What's the actual title of the song "Mambo #5" vs. how you might search for it or find it referenced in other records? Mambo #5? Mambo No. 5? Mambo No. Five? Mambo Number 5? Mambo Number Five? And that's not even getting to the fact that the actual title is actually longer, with a parenthetical. This is a case where bigrams, trigrams, or other string similarly metrics wouldn't perform very well. Same with the Beatles song, is it "Dr. Robert" or "Doctor Robert"? Most string similarly algorithms put "Dr" and "Doctor" pretty far apart, but with vectors they should be practically equivalent.

How about "You've Lost that Loving Feeling"? Aren't there some dropped Gs in those gerunds? Is it You've Lost That Lovin' Feeling? You've Lost That Lovin' Feelin'? You've Lost That Loving Feelin'? In this case, string similarity (including trigrams) perform very well.

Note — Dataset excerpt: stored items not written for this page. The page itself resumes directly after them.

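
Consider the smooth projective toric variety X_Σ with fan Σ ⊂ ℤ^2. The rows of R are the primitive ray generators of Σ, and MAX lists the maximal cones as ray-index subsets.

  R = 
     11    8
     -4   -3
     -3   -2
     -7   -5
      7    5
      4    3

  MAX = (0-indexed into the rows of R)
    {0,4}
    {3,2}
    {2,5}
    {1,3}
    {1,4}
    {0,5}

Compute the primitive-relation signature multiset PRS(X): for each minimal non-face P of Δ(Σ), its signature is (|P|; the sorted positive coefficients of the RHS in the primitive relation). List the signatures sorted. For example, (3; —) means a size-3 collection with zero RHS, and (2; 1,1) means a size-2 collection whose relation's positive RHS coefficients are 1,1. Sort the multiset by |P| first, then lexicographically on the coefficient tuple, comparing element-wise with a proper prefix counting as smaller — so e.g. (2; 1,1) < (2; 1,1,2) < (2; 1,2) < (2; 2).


|primitive collections| = 9. Relations:

  P={1,5}:  v_{1} + v_{5} = 0  ⟹  sig = (2; —)
  P={3,4}:  v_{3} + v_{4} = 0  ⟹  sig = (2; —)
  P={0,1}:  v_{0} + v_{1} = v_{4}  ⟹  sig = (2; 1)
  P={0,3}:  v_{0} + v_{3} = v_{5}  ⟹  sig = (2; 1)
  P={1,2}:  v_{1} + v_{2} = v_{3}  ⟹  sig = (2; 1)
  P={2,4}:  v_{2} + v_{4} = v_{5}  ⟹  sig = (2; 1)
  P={3,5}:  v_{3} + v_{5} = v_{2}  ⟹  sig = (2; 1)
  P={4,5}:  v_{4} + v_{5} = v_{0}  ⟹  sig = (2; 1)
  P={0,2}:  v_{0} + v_{2} = 2·v_{5}  ⟹  sig = (2; 2)

Hence PRS(X_Σ) =
    (2; —)
    (2; —)
    (2; 1)
    (2; 1)
    (2; 1)
    (2; 1)
    (2; 1)
    (2; 1)
    (2; 2)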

How about songs with censored titles? Some records will certainly have profanity censored, but would it be like "F*ck", "F**k", "F@$k", or what? And is the censorship actually part of the canonical song title, or just some references to it?

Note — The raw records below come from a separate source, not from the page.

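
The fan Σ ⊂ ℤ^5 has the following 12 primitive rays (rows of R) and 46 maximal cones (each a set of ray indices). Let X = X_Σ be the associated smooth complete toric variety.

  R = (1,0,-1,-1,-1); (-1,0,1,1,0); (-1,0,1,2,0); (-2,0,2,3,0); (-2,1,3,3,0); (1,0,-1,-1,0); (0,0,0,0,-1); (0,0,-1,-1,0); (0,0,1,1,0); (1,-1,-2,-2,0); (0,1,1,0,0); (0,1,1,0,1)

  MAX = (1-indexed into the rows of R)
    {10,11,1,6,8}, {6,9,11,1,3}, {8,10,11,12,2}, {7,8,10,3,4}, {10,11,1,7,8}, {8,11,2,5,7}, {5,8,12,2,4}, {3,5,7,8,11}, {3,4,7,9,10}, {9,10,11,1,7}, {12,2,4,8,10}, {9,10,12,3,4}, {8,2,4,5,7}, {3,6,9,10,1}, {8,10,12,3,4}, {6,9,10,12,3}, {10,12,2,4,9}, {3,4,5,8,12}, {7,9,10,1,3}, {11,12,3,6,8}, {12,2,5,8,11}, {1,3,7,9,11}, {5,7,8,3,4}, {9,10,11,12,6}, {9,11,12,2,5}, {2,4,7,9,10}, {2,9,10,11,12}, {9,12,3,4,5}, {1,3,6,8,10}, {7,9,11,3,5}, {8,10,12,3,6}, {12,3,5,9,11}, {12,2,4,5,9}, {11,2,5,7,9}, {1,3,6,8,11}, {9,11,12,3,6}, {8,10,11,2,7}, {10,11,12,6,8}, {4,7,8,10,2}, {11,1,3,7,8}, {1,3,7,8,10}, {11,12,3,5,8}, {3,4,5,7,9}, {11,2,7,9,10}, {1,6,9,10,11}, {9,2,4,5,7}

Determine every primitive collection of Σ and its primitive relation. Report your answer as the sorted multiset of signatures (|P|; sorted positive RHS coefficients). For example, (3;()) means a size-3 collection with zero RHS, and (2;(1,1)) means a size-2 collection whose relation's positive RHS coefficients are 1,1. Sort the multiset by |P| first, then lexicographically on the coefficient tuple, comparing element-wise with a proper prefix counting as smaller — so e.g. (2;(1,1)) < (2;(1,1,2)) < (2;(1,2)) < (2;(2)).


|primitive collections| = 14. Relations:

  P={2,6}:  v_{2} + v_{6} = 0  ⟹  sig = (2;())
  P={8,9}:  v_{8} + v_{9} = 0  ⟹  sig = (2;())
  P={1,2}:  v_{1} + v_{2} = v_{7}  ⟹  sig = (2;(1))
  P={2,3}:  v_{2} + v_{3} = v_{4}  ⟹  sig = (2;(1))
  P={4,6}:  v_{4} + v_{6} = v_{3}  ⟹  sig = (2;(1))
  P={4,11}:  v_{4} + v_{11} = v_{5}  ⟹  sig = (2;(1))
  P={5,10}:  v_{5} + v_{10} = v_{2}  ⟹  sig = (2;(1))
  P={6,7}:  v_{6} + v_{7} = v_{1}  ⟹  sig = (2;(1))
  P={7,12}:  v_{7} + v_{12} = v_{11}  ⟹  sig = (2;(1))
  P={1,4}:  v_{1} + v_{4} = v_{3} + v_{7}  ⟹  sig = (2;(1,1))
  P={1,12}:  v_{1} + v_{12} = v_{6} + v_{11}  ⟹  sig = (2;(1,1))
  P={5,6}:  v_{5} + v_{6} = v_{3} + v_{11}  ⟹  sig = (2;(1,1))
  P={1,5}:  v_{1} + v_{5} = v_{3} + v_{7} + v_{11}  ⟹  sig = (2;(1,1,1))
  P={3,10,11}:  v_{3} + v_{10} + v_{11} = 0  ⟹  sig = (3;())

Signatures (|P|; sorted positive RHS coefficients), sorted:
{ (2;()) ×2,  (2;(1)) ×7,  (2;(1,1)) ×3,  (2;(1,1,1)),  (3;()) }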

In the "#5" and "Dr." cases, this could be solved pretty effectively by the normalization step described in the article (hardcoding what #, No., and Dr. expand to) – although even that can get pretty complicated: what do you do about numbers? Do you normalize every numerical reference, e.g. "10 Thousand", to digits, or words? What about rarely used abbreviations, or cases where an abbreviation is ambiguous and could mean different things in different contexts? If someone has a song called "PT Cruiser" are you gonna accidentally normalize that to "Part Cruiser"? For this reason, I like to see this not as a "normalization" step, where there's a single normalized form, but rather a "query expansion" step – generate all the possible permutations, and those are your actual comparison strings.

It seems like embeddings could do the job of automatically considering different spellings/abbreviations of words as equivalent. I'm just a casual observer here, but I'm sure this is also a well-explored topic in speech-to-text, since you have to convert someone's utterances to match actual entity names, like movie titles for example.